Ketua RT setempat, Baderi, mengapresiasi program kerja dari mahasiswa UNS ini. Pihaknya berharap kegiatan pelatihan pembuatan kompos ini dapat diajarkan tidak hanya kepada remaja melainkan juga kepada masyarakat Sokaprayan lainnya. Sehingga masyarakat paham dan peduli terhadap pengolahan sampah yang ada di lingkungan sekitar serta dapat diterapkan di lingkungan rumah masing-masing. 

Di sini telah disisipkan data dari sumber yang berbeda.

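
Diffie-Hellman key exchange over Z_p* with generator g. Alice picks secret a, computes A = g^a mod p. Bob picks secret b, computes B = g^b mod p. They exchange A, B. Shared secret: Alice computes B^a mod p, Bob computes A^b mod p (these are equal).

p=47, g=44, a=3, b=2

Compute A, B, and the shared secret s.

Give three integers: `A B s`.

Answer: 20 9 24

Derivation:
A = 44^3 mod 47  (bits of 3 = 11)
  bit 0 = 1: r = r^2 * 44 mod 47 = 1^2 * 44 = 1*44 = 44
  bit 1 = 1: r = r^2 * 44 mod 47 = 44^2 * 44 = 9*44 = 20
  -> A = 20
B = 44^2 mod 47  (bits of 2 = 10)
  bit 0 = 1: r = r^2 * 44 mod 47 = 1^2 * 44 = 1*44 = 44
  bit 1 = 0: r = r^2 mod 47 = 44^2 = 9
  -> B = 9
s = B^a = 9^3 mod 47  (bits of 3 = 11)
  bit 0 = 1: r = r^2 * 9 mod 47 = 1^2 * 9 = 1*9 = 9
  bit 1 = 1: r = r^2 * 9 mod 47 = 9^2 * 9 = 34*9 = 24
  -> s = B^a = 24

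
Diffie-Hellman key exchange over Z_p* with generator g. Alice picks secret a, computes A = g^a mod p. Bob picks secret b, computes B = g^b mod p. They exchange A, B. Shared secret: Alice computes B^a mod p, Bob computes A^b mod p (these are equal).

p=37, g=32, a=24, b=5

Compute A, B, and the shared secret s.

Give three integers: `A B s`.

A = 32^24 mod 37  (bits of 24 = 11000)
  bit 0 = 1: r = r^2 * 32 mod 37 = 1^2 * 32 = 1*32 = 32
  bit 1 = 1: r = r^2 * 32 mod 37 = 32^2 * 32 = 25*32 = 23
  bit 2 = 0: r = r^2 mod 37 = 23^2 = 11
  bit 3 = 0: r = r^2 mod 37 = 11^2 = 10
  bit 4 = 0: r = r^2 mod 37 = 10^2 = 26
  -> A = 26
B = 32^5 mod 37  (bits of 5 = 101)
  bit 0 = 1: r = r^2 * 32 mod 37 = 1^2 * 32 = 1*32 = 32
  bit 1 = 0: r = r^2 mod 37 = 32^2 = 25
  bit 2 = 1: r = r^2 * 32 mod 37 = 25^2 * 32 = 33*32 = 20
  -> B = 20
s = B^a = 20^24 mod 37  (bits of 24 = 11000)
  bit 0 = 1: r = r^2 * 20 mod 37 = 1^2 * 20 = 1*20 = 20
  bit 1 = 1: r = r^2 * 20 mod 37 = 20^2 * 20 = 30*20 = 8
  bit 2 = 0: r = r^2 mod 37 = 8^2 = 27
  bit 3 = 0: r = r^2 mod 37 = 27^2 = 26
  bit 4 = 0: r = r^2 mod 37 = 26^2 = 10
  -> s = B^a = 10

Answer: 26 20 10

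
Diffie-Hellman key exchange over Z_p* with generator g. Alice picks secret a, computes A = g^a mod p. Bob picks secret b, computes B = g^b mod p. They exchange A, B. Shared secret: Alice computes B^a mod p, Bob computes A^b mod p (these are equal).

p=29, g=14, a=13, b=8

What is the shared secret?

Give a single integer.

A = 14^13 mod 29  (bits of 13 = 1101)
  bit 0 = 1: r = r^2 * 14 mod 29 = 1^2 * 14 = 1*14 = 14
  bit 1 = 1: r = r^2 * 14 mod 29 = 14^2 * 14 = 22*14 = 18
  bit 2 = 0: r = r^2 mod 29 = 18^2 = 5
  bit 3 = 1: r = r^2 * 14 mod 29 = 5^2 * 14 = 25*14 = 2
  -> A = 2
B = 14^8 mod 29  (bits of 8 = 1000)
  bit 0 = 1: r = r^2 * 14 mod 29 = 1^2 * 14 = 1*14 = 14
  bit 1 = 0: r = r^2 mod 29 = 14^2 = 22
  bit 2 = 0: r = r^2 mod 29 = 22^2 = 20
  bit 3 = 0: r = r^2 mod 29 = 20^2 = 23
  -> B = 23
s = B^a = 23^13 mod 29  (bits of 13 = 1101)
  bit 0 = 1: r = r^2 * 23 mod 29 = 1^2 * 23 = 1*23 = 23
  bit 1 = 1: r = r^2 * 23 mod 29 = 23^2 * 23 = 7*23 = 16
  bit 2 = 0: r = r^2 mod 29 = 16^2 = 24
  bit 3 = 1: r = r^2 * 23 mod 29 = 24^2 * 23 = 25*23 = 24
  -> s = B^a = 24

Answer: 24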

 "Adanya program kerja dari mbak Nashri ini menambah kemajuan di masyarakat sini. Seperti dengan adanya kegiatan pembuatan kompos aerob sederhana ini, dapat meningkatkan pengetahuan remaja terhadap pengolahan kompos”. ungkap pria yang akrab disapa Lik Bad ini.

Melalui alat yang dikembangkan mahasiswi bimbingan dosen Budi Legowo ini, semua sampah dari dapur, kecuali sampah berbahan plastik, bisa dijadikan bahan komposing. Proses pembuatan kompos ini juga terbilang sederhana. Bahan kompos yang telah disiapkan dicacah terlebih dahulu kemudian dimasukkan ke dalam komposter yang telah dibuat. Agar pembusukan berlangsung lebih cepat dan berjalan optimal diperlukan bantuan bakteri yang berasal dari cairan yang dibuat dari campuran EM4, larutan gula dan air (cairan mol). Setelah 25-35 hari sampah tersebut akan berubah warna menjadi kehitaman pertanda kompos yang siap digunakan untuk menyuburkan tanah dan mempercepat pertumbuhan tanaman.